Un gruppo di avvocati, ex consiglieri del Consiglio Nazionale Forense, hanno scritto al presidente Giuseppe Conte per evitare che il ritorno alla normalità, previsto dalle misure per la fase-2, in questi giorni al vaglio del comitato tecnico-scientifico e la Task force di Vittorio Colao, possa dipendere dall’età anagrafica dei soggetti.

“Caro Presidente Conte, siamo un gruppo di avvocati, (…) tutti nel pieno esercizio dell’attività forense, attivi nella vita sociale, anagraficamente appartenenti alla cd. terza età – si legge nella nota -. Con preoccupazione e incredulità apprendiamo della possibilità di escluderci dal ritorno, seppur graduale, a una vita controllata garantita agli altri. Non contestiamo la legittimità dei Suoi precedenti provvedimenti, ma siamo sicuri che la Sua sensibilità, umana e di giurista, è a disagio di fronte alla paventata discriminazione basata sull’età, o, peggio, sulle condizioni di salute, tale da impedirci l’esercizio dei nostri elementari diritti costituzionali”.
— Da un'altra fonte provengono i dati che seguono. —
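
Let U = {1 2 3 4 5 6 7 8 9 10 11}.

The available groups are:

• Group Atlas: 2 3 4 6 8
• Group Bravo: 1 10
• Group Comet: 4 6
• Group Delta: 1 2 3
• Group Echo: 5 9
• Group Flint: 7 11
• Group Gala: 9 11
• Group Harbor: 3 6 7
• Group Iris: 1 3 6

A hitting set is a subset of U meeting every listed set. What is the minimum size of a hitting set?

H = {1, 4, 7, 9} meets every group (each contains at least one member of H), and |H| = 4.
The groups Atlas, Bravo, Echo, Flint are pairwise disjoint, so any hitting set needs a separate point for each — at least 4. Hence 4 is optimal.

4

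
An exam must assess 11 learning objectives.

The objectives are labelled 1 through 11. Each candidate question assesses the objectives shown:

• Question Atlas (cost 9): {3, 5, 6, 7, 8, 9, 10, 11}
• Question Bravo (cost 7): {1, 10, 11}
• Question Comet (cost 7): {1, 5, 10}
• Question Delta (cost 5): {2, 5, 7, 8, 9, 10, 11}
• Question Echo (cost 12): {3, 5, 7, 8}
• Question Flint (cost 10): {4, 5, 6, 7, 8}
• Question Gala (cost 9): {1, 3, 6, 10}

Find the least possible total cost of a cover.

24

Delta, Flint, Gala together cover every objective (Delta ∪ Flint ∪ Gala = {1, 2, 3, 4, 5, 6, 7, 8, 9, 10, 11}); total cost 5 + 10 + 9 = 24.
No covering selection has total cost below 24.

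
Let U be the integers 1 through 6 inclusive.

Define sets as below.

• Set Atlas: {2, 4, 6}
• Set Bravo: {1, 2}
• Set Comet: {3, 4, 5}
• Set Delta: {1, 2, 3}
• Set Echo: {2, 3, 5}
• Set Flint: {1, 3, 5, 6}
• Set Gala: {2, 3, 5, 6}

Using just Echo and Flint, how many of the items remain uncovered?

Union of Echo, Flint = {1, 2, 3, 5, 6}.
Not covered: 4 — 1 item.

1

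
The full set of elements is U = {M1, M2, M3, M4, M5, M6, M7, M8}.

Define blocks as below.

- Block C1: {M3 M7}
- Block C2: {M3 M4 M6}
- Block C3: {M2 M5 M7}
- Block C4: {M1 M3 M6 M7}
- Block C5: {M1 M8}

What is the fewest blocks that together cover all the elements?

C2 and C3 and C5 together: C2 ∪ C3 ∪ C5 = {M1, M2, M3, M4, M5, M6, M7, M8} — every element is covered.
Only C3 contains M2, so C3 is forced; the remaining 5 elements need at least 2 more blocks (each remaining block adds at most 3) — so at least 3 blocks are needed, and 3 is optimal.

3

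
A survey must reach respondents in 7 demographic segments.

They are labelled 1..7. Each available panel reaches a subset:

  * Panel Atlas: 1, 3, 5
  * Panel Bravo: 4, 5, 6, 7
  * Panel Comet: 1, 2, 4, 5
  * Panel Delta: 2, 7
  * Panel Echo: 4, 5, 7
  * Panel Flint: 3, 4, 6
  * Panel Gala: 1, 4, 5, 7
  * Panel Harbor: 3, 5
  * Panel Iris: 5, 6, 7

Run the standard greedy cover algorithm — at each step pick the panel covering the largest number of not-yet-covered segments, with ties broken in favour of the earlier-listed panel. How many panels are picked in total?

3

Greedy: pick Bravo (covers 4 new) → pick Atlas (covers 2 new) → pick Comet (covers 1 new). Total picks: 3.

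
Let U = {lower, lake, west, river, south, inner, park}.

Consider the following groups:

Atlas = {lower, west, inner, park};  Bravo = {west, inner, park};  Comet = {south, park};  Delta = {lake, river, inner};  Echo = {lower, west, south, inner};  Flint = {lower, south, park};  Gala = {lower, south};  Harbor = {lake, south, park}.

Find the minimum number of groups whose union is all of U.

Atlas, Delta, and Flint cover everything between them: the union {lower, lake, west, river, south, inner, park} is all of U.
Only Delta contains river, so Delta is forced; the remaining 4 points need at least 2 more groups (each remaining group adds at most 3) — so at least 3 groups are needed, and 3 is optimal.

3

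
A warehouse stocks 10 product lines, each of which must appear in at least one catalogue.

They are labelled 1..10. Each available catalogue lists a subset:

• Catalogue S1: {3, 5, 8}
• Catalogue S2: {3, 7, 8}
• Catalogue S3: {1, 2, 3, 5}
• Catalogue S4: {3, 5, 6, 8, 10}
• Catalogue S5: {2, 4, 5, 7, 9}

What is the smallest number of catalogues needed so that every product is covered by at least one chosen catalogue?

Take {S3, S4, S5}. Their union is {1, 2, 3, 4, 5, 6, 7, 8, 9, 10}, which is all 10 products.
Only S3 contains 1, so S3 is forced; the remaining 6 products need at least 2 more catalogues (each remaining catalogue adds at most 3) — so at least 3 catalogues are needed, and 3 is optimal.

3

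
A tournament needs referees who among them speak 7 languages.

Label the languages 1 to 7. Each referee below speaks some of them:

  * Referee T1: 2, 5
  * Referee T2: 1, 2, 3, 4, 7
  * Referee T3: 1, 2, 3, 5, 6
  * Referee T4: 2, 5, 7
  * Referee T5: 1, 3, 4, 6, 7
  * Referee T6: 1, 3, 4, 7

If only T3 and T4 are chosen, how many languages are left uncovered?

Union of T3, T4 = {1, 2, 3, 5, 6, 7}.
Not covered: 4 — 1 language.

1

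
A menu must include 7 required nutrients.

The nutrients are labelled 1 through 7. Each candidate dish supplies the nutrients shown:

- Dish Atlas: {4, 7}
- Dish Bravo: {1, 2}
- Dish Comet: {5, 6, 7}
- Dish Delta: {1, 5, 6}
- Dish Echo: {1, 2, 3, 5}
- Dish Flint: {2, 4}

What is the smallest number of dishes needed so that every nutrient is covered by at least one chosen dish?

3

Atlas and Comet and Echo together: Atlas ∪ Comet ∪ Echo = {1, 2, 3, 4, 5, 6, 7} — every nutrient is covered.
Only Echo contains 3, so Echo is forced; the remaining 3 nutrients need at least 2 more dishes (each remaining dish adds at most 2) — so at least 3 dishes are needed, and 3 is optimal.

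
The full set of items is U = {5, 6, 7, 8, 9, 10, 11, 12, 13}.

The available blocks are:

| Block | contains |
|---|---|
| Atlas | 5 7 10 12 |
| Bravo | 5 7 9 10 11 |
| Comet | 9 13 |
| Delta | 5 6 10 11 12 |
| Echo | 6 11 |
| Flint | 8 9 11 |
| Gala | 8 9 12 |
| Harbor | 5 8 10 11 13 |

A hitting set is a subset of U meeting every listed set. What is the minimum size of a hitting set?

3

H = {5, 9, 11} meets every block (each contains at least one member of H), and |H| = 3.
The blocks Atlas, Comet, Echo are pairwise disjoint, so any hitting set needs a separate item for each — at least 3. Hence 3 is optimal.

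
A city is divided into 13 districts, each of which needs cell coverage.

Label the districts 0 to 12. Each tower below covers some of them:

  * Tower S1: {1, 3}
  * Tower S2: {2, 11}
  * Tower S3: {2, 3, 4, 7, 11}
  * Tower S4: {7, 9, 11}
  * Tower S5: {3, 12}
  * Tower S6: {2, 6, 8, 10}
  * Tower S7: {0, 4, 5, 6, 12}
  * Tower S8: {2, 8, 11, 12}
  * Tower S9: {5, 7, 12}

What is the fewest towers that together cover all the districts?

S1 and S4 and S6 and S7 together: S1 ∪ S4 ∪ S6 ∪ S7 = {0, 1, 2, 3, 4, 5, 6, 7, 8, 9, 10, 11, 12} — every district is covered.
Only S1 contains 1, so S1 is forced; the remaining 11 districts need at least 3 more towers (each remaining tower adds at most 5) — so at least 4 towers are needed, and 4 is optimal.

4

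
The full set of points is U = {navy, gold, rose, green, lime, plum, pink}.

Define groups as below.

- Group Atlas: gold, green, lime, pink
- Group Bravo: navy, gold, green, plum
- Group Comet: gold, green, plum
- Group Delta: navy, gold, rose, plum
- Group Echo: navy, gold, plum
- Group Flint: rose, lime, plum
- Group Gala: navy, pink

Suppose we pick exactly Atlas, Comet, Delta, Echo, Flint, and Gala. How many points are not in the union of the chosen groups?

0

Union of Atlas, Comet, Delta, Echo, Flint, Gala = {navy, gold, rose, green, lime, plum, pink} — that's every point, so 0 are uncovered.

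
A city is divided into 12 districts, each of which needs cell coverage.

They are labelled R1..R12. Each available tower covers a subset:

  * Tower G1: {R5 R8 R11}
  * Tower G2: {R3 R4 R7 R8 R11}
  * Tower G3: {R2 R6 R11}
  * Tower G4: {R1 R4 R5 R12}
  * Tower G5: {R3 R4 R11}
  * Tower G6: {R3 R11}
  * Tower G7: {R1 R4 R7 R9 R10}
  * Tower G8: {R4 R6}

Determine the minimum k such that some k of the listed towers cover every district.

4

G2 and G3 and G4 and G7 together: G2 ∪ G3 ∪ G4 ∪ G7 = {R1, R2, R3, R4, R5, R6, R7, R8, R9, R10, R11, R12} — every district is covered.
Only G7 contains R9, so G7 is forced; the remaining 7 districts need at least 3 more towers (each remaining tower adds at most 3) — so at least 4 towers are needed, and 4 is optimal.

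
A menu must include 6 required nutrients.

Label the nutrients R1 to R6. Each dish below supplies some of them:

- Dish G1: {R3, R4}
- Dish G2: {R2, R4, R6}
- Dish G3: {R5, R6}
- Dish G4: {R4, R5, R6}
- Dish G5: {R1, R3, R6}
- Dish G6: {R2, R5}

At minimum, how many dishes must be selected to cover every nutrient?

3

G4 and G5 and G6 together: G4 ∪ G5 ∪ G6 = {R1, R2, R3, R4, R5, R6} — every nutrient is covered.
Only G5 contains R1, so G5 is forced; the remaining 3 nutrients need at least 2 more dishes (each remaining dish adds at most 2) — so at least 3 dishes are needed, and 3 is optimal.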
“Non siamo vettori di infezione perché di una certa età – si legge nella lettera -, ovverosia non lo siamo più di chiunque altro; i nostri dati anagrafici non predispongono alla trasmissione del virus, semmai sono fattori statisticamente causa di una sua maggiore letalità. La discriminazione, dunque, non è funzionale alla salvaguardia della collettività (…) Se la discriminazione si giustificasse con i costi delle nostre eventuali degenze, comprenderà il pericolo che l’idea rappresenta per un paese democratico; si farebbe strada la prospettiva di conculcare le libertà fondamentali di un’intera categoria di persone in ragione dell’età, in quanto potenzialmente più costose per lo Stato. A queste considerazioni si aggiungono le preoccupazioni per il nostro lavoro che lo smart working non può eliminare, almeno per quanto riguarda l’assistenza nel processo. Per quelli che tra di noi svolgono anche attività accademica le limitazioni sarebbero ugualmente gravi perché la ricerca è essenziale e, come sa, è impossibile, o gravemente limitata a casa. Non vogliamo trattamenti speciali, ma essere equiparati agli altri e destinatari degli identici eventuali provvedimenti limitativi”.

“Vista anche la Sua caratura di giurista – conclude la nota – auspichiamo che resti fedele ai principi di libertà, uguaglianza e non discriminazione, rifuggendo dai consigli estremi di chi, verosimilmente condizionato dalla propria settoriale visione scientifica, non ha la Sua capacità di comprensione del significato profondo della Costituzione e la Sua consuetudine con quei valori che segnano il confine oltre il quale si affaccia il modello sinistro di uno Stato padrone delle vite, oggi in omaggio a presunte esigenze sanitarie, domani in applicazione, magari, di principi di eugenetica”.